Keempat, Sunnatullah Balasan Sebuah Kezaliman, Ketika Hidup Mengembalikan Apa yang Kita Tebar

“Kebaikan akan kembali kepada pelakunya, dan juga keburukan pun demikian.”
Maka Inilah hukum kehidupan yang tidak akan pernah meleset sedikitpun.
Apabila kita menanam keegoan didalam diri kita, maka yang kita akan menuai kesepian.
Apabila kita menanam kebohongan dalam setiap ucapan dan juga tindakan kita, maka kita akan menuai keraguan dalam hidup kita.
Apabila kita menanam luka pada hati dan diri orang lain, maka kita akan menuai luka juga dengan cara yang tidak pernah kita sangka-sangka.
Namun apabila kita menanamkan rasa kasih sayang dalam hidup kita, maka kita akan menuai ketenangan dalam setiap langkah hidup kita walaupun di tengah badai kehidupan ini.
Kemudian apabila kita menanam kebaikan, maka kita akan menuai kehangatan didalamnya.
Dan apabila kita menanam rahmat sebagai bentuk rasa kasih sayang, maka rahmat itulah yang akan kembali kepada kita pada saat kita benar-benar membutuhkannya.

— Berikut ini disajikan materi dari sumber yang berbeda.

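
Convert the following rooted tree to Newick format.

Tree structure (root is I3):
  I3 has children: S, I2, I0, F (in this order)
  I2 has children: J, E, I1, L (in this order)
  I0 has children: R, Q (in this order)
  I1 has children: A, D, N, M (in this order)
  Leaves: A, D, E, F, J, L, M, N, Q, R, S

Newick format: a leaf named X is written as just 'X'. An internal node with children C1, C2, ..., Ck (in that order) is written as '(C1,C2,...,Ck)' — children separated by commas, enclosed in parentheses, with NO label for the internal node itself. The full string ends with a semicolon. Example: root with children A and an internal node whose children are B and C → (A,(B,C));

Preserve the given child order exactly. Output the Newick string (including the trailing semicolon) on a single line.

internal I3 with children ['S', 'I2', 'I0', 'F']
  leaf 'S' → 'S'
  internal I2 with children ['J', 'E', 'I1', 'L']
    leaf 'J' → 'J'
    leaf 'E' → 'E'
    internal I1 with children ['A', 'D', 'N', 'M']
      leaf 'A' → 'A'
      leaf 'D' → 'D'
      leaf 'N' → 'N'
      leaf 'M' → 'M'
    → '(A,D,N,M)'
    leaf 'L' → 'L'
  → '(J,E,(A,D,N,M),L)'
  internal I0 with children ['R', 'Q']
    leaf 'R' → 'R'
    leaf 'Q' → 'Q'
  → '(R,Q)'
  leaf 'F' → 'F'
→ '(S,(J,E,(A,D,N,M),L),(R,Q),F)'
Final: (S,(J,E,(A,D,N,M),L),(R,Q),F);

Answer: (S,(J,E,(A,D,N,M),L),(R,Q),F);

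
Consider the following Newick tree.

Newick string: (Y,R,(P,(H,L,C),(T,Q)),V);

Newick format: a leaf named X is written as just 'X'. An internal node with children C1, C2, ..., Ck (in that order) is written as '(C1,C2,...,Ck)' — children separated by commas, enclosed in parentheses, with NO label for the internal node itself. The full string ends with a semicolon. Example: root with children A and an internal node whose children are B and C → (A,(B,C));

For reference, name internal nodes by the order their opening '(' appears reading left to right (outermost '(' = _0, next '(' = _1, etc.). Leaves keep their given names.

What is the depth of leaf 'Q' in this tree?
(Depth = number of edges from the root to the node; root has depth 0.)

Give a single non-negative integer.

Newick: (Y,R,(P,(H,L,C),(T,Q)),V);
Naming internals by '(' encounter order: outermost '(' = _0, next = _1, ...
Query node: Q
Path from root: _0 -> _1 -> _3 -> Q
Depth of Q: 3 (number of edges from root)

Answer: 3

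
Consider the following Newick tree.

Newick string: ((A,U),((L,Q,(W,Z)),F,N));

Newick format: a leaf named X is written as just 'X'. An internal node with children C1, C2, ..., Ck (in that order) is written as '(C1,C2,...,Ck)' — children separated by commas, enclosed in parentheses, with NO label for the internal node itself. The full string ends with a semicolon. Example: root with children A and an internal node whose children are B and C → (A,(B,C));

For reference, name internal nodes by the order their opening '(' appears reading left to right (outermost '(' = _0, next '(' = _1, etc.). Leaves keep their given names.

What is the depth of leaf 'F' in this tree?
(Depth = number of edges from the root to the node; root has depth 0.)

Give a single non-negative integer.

Answer: 2

Derivation:
Newick: ((A,U),((L,Q,(W,Z)),F,N));
Naming internals by '(' encounter order: outermost '(' = _0, next = _1, ...
Query node: F
Path from root: _0 -> _2 -> F
Depth of F: 2 (number of edges from root)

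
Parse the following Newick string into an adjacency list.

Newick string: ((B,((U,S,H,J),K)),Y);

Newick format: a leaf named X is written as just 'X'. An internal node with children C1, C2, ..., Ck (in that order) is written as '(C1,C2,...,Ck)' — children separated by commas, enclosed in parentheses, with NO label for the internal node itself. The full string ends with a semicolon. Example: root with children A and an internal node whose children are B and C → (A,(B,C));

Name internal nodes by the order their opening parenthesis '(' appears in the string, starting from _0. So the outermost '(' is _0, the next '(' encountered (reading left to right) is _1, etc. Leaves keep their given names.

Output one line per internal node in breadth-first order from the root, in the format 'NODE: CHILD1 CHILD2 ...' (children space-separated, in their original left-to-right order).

Answer: _0: _1 Y
_1: B _2
_2: _3 K
_3: U S H J

Derivation:
Input: ((B,((U,S,H,J),K)),Y);
Scanning left-to-right, naming '(' by encounter order:
  pos 0: '(' -> open internal node _0 (depth 1)
  pos 1: '(' -> open internal node _1 (depth 2)
  pos 4: '(' -> open internal node _2 (depth 3)
  pos 5: '(' -> open internal node _3 (depth 4)
  pos 13: ')' -> close internal node _3 (now at depth 3)
  pos 16: ')' -> close internal node _2 (now at depth 2)
  pos 17: ')' -> close internal node _1 (now at depth 1)
  pos 20: ')' -> close internal node _0 (now at depth 0)
Total internal nodes: 4
BFS adjacency from root:
  _0: _1 Y
  _1: B _2
  _2: _3 K
  _3: U S H J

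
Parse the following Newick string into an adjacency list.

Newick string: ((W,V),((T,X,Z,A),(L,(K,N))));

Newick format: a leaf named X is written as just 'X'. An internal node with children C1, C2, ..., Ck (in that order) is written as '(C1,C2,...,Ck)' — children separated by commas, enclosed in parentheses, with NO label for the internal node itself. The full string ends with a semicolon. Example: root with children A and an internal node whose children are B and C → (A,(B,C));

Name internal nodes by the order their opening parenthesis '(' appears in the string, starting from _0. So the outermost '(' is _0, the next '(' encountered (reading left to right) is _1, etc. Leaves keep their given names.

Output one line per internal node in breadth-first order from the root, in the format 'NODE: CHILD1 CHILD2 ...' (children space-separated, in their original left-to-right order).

Input: ((W,V),((T,X,Z,A),(L,(K,N))));
Scanning left-to-right, naming '(' by encounter order:
  pos 0: '(' -> open internal node _0 (depth 1)
  pos 1: '(' -> open internal node _1 (depth 2)
  pos 5: ')' -> close internal node _1 (now at depth 1)
  pos 7: '(' -> open internal node _2 (depth 2)
  pos 8: '(' -> open internal node _3 (depth 3)
  pos 16: ')' -> close internal node _3 (now at depth 2)
  pos 18: '(' -> open internal node _4 (depth 3)
  pos 21: '(' -> open internal node _5 (depth 4)
  pos 25: ')' -> close internal node _5 (now at depth 3)
  pos 26: ')' -> close internal node _4 (now at depth 2)
  pos 27: ')' -> close internal node _2 (now at depth 1)
  pos 28: ')' -> close internal node _0 (now at depth 0)
Total internal nodes: 6
BFS adjacency from root:
  _0: _1 _2
  _1: W V
  _2: _3 _4
  _3: T X Z A
  _4: L _5
  _5: K N

Answer: _0: _1 _2
_1: W V
_2: _3 _4
_3: T X Z A
_4: L _5
_5: K N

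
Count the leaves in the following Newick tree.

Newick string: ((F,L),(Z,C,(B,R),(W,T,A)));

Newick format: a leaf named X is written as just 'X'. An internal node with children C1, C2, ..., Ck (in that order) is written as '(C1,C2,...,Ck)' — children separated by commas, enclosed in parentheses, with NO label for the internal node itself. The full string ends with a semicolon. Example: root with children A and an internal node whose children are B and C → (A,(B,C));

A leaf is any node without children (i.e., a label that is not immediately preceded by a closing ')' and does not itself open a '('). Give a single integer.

Newick: ((F,L),(Z,C,(B,R),(W,T,A)));
Scan left-to-right; a leaf is any maximal label run not followed by '(':
  pos 2: leaf 'F' → count = 1
  pos 4: leaf 'L' → count = 2
  pos 8: leaf 'Z' → count = 3
  pos 10: leaf 'C' → count = 4
  pos 13: leaf 'B' → count = 5
  pos 15: leaf 'R' → count = 6
  pos 19: leaf 'W' → count = 7
  pos 21: leaf 'T' → count = 8
  pos 23: leaf 'A' → count = 9
Total leaves: 9

Answer: 9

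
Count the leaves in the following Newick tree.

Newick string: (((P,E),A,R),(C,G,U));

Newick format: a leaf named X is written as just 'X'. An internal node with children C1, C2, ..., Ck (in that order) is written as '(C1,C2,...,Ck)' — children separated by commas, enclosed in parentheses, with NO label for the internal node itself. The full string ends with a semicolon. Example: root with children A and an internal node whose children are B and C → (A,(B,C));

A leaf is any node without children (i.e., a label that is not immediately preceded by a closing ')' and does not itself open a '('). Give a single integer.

Answer: 7

Derivation:
Newick: (((P,E),A,R),(C,G,U));
Scan left-to-right; a leaf is any maximal label run not followed by '(':
  pos 3: leaf 'P' → count = 1
  pos 5: leaf 'E' → count = 2
  pos 8: leaf 'A' → count = 3
  pos 10: leaf 'R' → count = 4
  pos 14: leaf 'C' → count = 5
  pos 16: leaf 'G' → count = 6
  pos 18: leaf 'U' → count = 7
Total leaves: 7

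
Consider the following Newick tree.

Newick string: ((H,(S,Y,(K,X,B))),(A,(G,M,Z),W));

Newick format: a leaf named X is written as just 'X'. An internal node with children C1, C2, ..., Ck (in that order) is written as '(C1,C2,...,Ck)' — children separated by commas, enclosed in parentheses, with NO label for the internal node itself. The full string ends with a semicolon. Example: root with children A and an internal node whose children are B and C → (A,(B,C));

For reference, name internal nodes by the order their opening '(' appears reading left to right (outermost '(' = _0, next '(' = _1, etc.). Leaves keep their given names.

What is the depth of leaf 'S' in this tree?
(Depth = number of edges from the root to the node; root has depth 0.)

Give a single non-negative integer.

Answer: 3

Derivation:
Newick: ((H,(S,Y,(K,X,B))),(A,(G,M,Z),W));
Naming internals by '(' encounter order: outermost '(' = _0, next = _1, ...
Query node: S
Path from root: _0 -> _1 -> _2 -> S
Depth of S: 3 (number of edges from root)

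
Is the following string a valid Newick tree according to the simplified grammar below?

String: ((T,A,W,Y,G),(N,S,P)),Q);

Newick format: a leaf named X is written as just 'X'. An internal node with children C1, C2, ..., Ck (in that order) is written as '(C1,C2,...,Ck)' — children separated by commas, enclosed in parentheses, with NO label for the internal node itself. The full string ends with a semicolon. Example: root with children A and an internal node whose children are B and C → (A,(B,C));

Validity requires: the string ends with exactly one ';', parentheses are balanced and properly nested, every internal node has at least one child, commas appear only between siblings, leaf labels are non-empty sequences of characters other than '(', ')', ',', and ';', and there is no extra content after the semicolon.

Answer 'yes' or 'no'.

Input: ((T,A,W,Y,G),(N,S,P)),Q);
Paren balance: 3 '(' vs 4 ')' MISMATCH
Ends with single ';': True
Full parse: FAILS (extra content after tree at pos 21)
Valid: False

Answer: no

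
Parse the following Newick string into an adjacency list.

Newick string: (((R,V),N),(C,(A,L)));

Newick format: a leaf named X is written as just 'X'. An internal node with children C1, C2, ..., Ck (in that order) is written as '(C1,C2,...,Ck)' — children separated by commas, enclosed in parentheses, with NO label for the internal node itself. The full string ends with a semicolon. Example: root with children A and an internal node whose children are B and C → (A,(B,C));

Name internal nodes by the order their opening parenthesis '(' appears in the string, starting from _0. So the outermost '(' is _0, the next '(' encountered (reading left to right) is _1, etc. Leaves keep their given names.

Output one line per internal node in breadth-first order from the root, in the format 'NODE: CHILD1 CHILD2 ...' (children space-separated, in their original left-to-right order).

Input: (((R,V),N),(C,(A,L)));
Scanning left-to-right, naming '(' by encounter order:
  pos 0: '(' -> open internal node _0 (depth 1)
  pos 1: '(' -> open internal node _1 (depth 2)
  pos 2: '(' -> open internal node _2 (depth 3)
  pos 6: ')' -> close internal node _2 (now at depth 2)
  pos 9: ')' -> close internal node _1 (now at depth 1)
  pos 11: '(' -> open internal node _3 (depth 2)
  pos 14: '(' -> open internal node _4 (depth 3)
  pos 18: ')' -> close internal node _4 (now at depth 2)
  pos 19: ')' -> close internal node _3 (now at depth 1)
  pos 20: ')' -> close internal node _0 (now at depth 0)
Total internal nodes: 5
BFS adjacency from root:
  _0: _1 _3
  _1: _2 N
  _3: C _4
  _2: R V
  _4: A L

Answer: _0: _1 _3
_1: _2 N
_3: C _4
_2: R V
_4: A L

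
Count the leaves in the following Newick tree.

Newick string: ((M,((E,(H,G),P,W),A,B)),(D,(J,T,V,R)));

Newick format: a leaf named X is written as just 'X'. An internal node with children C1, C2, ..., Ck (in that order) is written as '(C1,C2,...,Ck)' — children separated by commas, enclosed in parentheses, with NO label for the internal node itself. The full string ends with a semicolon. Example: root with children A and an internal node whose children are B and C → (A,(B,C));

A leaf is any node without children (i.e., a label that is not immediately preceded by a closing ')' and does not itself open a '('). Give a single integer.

Answer: 13

Derivation:
Newick: ((M,((E,(H,G),P,W),A,B)),(D,(J,T,V,R)));
Scan left-to-right; a leaf is any maximal label run not followed by '(':
  pos 2: leaf 'M' → count = 1
  pos 6: leaf 'E' → count = 2
  pos 9: leaf 'H' → count = 3
  pos 11: leaf 'G' → count = 4
  pos 14: leaf 'P' → count = 5
  pos 16: leaf 'W' → count = 6
  pos 19: leaf 'A' → count = 7
  pos 21: leaf 'B' → count = 8
  pos 26: leaf 'D' → count = 9
  pos 29: leaf 'J' → count = 10
  pos 31: leaf 'T' → count = 11
  pos 33: leaf 'V' → count = 12
  pos 35: leaf 'R' → count = 13
Total leaves: 13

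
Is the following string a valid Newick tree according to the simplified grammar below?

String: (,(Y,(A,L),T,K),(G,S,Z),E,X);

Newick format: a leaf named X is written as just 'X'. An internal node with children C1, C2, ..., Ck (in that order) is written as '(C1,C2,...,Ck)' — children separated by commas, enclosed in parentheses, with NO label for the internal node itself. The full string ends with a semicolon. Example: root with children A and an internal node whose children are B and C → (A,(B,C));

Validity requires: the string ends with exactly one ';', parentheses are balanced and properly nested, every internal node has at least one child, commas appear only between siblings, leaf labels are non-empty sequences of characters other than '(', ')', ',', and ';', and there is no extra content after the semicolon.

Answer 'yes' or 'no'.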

Kelima, Refleksi Sebagai Mahasiswa Sekaligus Mahasantri

Sebagai seorang mahasiswa ataupun mahasantri, seringkali kita merasa hidup di panggung dunia ini seperti perlombaan panjang yang tiada hentinya selama kita hidup di dunia ini.
Semua orang berlari, semua orang mengejar, dan semua orang ingin menjadi yang paling bersinar dari orang lain. Akan tetapi di antara semua hal itu, kita kadang lupa bahwasanya Allah Swt. tidak melihat siapa yang paling cepat atas itu semua melainkan siapa yang paling benar arah lari kembali kepada-Nya.
3 hal yang seringkali kita lupa bahwa nilai yang bagus bukan apa-apa tanpa adanya sifat dan sikap yang jujur, kemudian prestasi bukan apa-apa tanpa adanya adab (sopan santun, akhlak mulia, dan cara membawa diri) serta ilmu bukan apa-apa tanpa adanya ketundukan hati.

Penutup

Pada akhirnya, hidup kita di dunia ini hanyalah perjalanan pendek kembali menuju Allah Swt.
Dan selama panjang perjalanan hidup itu, hati kita inilah yang menjadi cermin-cermin yang memantulkan siapa diri kita yang sebenarnya.
Maka dari itu marilah mulai sekarang kita bertanya kepada diri kita masing-masing:
“Siapa yang telah aku zalimi. Apakah diri kita sendiri, orang lain, atau kah hati kita sendiri?” Dan “apakah kita sudah menebarkan rasa kasih sayang dan juga rahmat Allah Swt. hari ini?”
Jika belum selama ini, maka tidak apa-apa. Kita bisa mulai dari sekarang dari hal-hal sederhana yaitu senyuman, memaafkan, dan mendoakan dalam kebaikan.
Semoga dari kebaikan kecil yang mungkin tidak dilihat oleh siapapun, akan tetapi sejatinya dilihat oleh Allah Swt. dan itu cukup.
Semoga kita menjadi hamba yang hatinya lembut, larinya lurus, dan jalannya terang.